Retrotransposon Silencing by DNA Methylation Can Drive Mammalian Genomic Imprinting

Shunsuke Suzuki(Tokyo Medical and Dental University), Ryuichi Ono(Tokyo Medical and Dental University), Takanori Narita(National Institute of Genetics), Andrew J. Pask(University of Melbourne), Geoff Shaw(University of Melbourne), Changshan Wang(Tokyo Medical and Dental University), Takashi Kohda(Tokyo Medical and Dental University), Amber E. Alsop(Australian National University), Jennifer A. Marshall Graves(Australian National University), Yuji Kohara(National Institute of Genetics), Fumitoshi Ishino(Tokyo Medical and Dental University), Marilyn B. Renfree(University of Melbourne), Tomoko Kaneko‐Ishino(Tokai University)
PLoS Genetics
April 10, 2007
Cited by 209Open Access
Full Text

Abstract

Among mammals, only eutherians and marsupials are viviparous and have genomic imprinting that leads to parent-of-origin-specific differential gene expression. We used comparative analysis to investigate the origin of genomic imprinting in mammals. PEG10 (paternally expressed 10) is a retrotransposon-derived imprinted gene that has an essential role for the formation of the placenta of the mouse.
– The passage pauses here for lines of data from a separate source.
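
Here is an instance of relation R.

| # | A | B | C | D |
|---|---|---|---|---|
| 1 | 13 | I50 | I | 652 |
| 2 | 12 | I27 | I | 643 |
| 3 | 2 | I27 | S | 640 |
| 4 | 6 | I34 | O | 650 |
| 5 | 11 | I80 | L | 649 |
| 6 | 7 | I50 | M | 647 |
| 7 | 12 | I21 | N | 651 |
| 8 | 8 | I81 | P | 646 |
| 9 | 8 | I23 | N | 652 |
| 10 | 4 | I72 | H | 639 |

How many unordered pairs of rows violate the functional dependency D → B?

1

D=652: violating pairs (1,9) — 1 pair.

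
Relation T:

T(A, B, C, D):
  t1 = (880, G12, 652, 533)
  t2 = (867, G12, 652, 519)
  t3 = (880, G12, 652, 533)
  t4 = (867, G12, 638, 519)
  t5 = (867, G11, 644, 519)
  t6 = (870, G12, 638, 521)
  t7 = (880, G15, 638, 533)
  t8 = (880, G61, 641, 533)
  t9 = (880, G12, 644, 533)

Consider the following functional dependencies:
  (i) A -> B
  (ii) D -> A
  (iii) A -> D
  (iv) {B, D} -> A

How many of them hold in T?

3

(i) A -> B: A=880: rows 1, 3, 7, 8, 9 → B takes values {G12, G15, G61} — violation; A=867: rows 2, 4, 5 → B takes values {G12, G11} — violation — fails.
(ii) D -> A: every LHS value maps to a single RHS value — holds.
(iii) A -> D: every LHS value maps to a single RHS value — holds.
(iv) {B, D} -> A: every LHS value maps to a single RHS value — holds.
3 of the 4 dependencies hold.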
Here, we show that an orthologue of PEG10 exists in another therian mammal, the marsupial tammar wallaby (Macropus eugenii), but not in a prototherian mammal, the egg-laying platypus (Ornithorhynchus anatinus), suggesting its close relationship to the origin of placentation in therian mammals. We have discovered a hitherto missing link of the imprinting mechanism between eutherians and marsupials because tammar PEG10 is the first example of a differentially methylated region (DMR) associated with genomic imprinting in marsupials. Surprisingly, the marsupial DMR was strictly limited to the 5' region of PEG10, unlike the eutherian DMR, which covers the promoter regions of both PEG10 and the adjacent imprinted gene SGCE. These results not only demonstrate a common origin of the DMR-associated imprinting mechanism in therian mammals but provide the first demonstration that DMR-associated genomic imprinting in eutherians can originate from the repression of exogenous DNA sequences and/or retrotransposons by DNA methylation.